L'ANALISI
14 Maggio 2025 - 16:08
Il tribunale di Cremona
CREMONA - Sei anni «sulla graticola» per un reato grave: violenza sessuale su una collega 36enne che lo aveva accusato di «averle palpeggiato i glutei e di essersi strusciato con i propri» sul luogo di lavoro, la cucina di un ristorante in città. Ma il cuoco, 54 anni, sposato e padre, la fedina penale pulita, ha sempre negato.
Tre udienze preliminari l’ultima oggi quando il gup ha dichiarato il ‘non luogo a procedere’ «perché non vi erano elementi per portare il mio assistito a giudizio», spiega l’avvocato difensore Vito Alberto Spampinato. Lo stesso pm aveva chiesto il ‘non luogo a procedere’.

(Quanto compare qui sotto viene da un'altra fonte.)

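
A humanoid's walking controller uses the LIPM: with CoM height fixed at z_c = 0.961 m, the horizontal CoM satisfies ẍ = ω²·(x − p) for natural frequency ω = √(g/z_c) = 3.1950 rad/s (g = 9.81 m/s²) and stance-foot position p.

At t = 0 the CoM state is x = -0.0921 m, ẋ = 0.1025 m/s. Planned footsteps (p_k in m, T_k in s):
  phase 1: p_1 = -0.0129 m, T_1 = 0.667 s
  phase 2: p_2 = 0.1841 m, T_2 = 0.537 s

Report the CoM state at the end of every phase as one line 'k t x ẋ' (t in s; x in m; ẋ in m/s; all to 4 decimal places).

1 0.6670 -0.2180 -0.6130
2 1.2040 -1.4861 -5.2155

phase 1: p=-0.0129, T=0.667, ωT=2.131065, cosh=4.271272, sinh=4.152561; start (x,ẋ)=(-0.092100, 0.102500) → end (x,ẋ)=(-0.217965, -0.612975)
phase 2: p=0.1841, T=0.537, ωT=1.715715, cosh=2.870243, sinh=2.690407; start (x,ẋ)=(-0.217965, -0.612975) → end (x,ẋ)=(-1.486091, -5.215478)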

Il legale parla di «vendetta», di «atto ritorsivo» della collega nei confronti del cuoco. I due non andavano d’accordo. Storia di rimproveri del tipo: ‘Non pulisci bene le pentole’. «Una denuncia per ripicca — insiste l’avvocato Spampinato —. Il giorno dopo averla presentata, la collega l’ha poi sventolata come una sorta di trofeo. Erano chiari segni di rivendicazione a livello ritorsivo. Non è certo il comportamento di una persona che ha subito atti sessuali. Solitamente, una donna è triste e anche impaurita. Il giorno successivo, non vai nello stesso posto dove c’è quello che ti ha fatto violenza, hai un po’ paura di quella persona».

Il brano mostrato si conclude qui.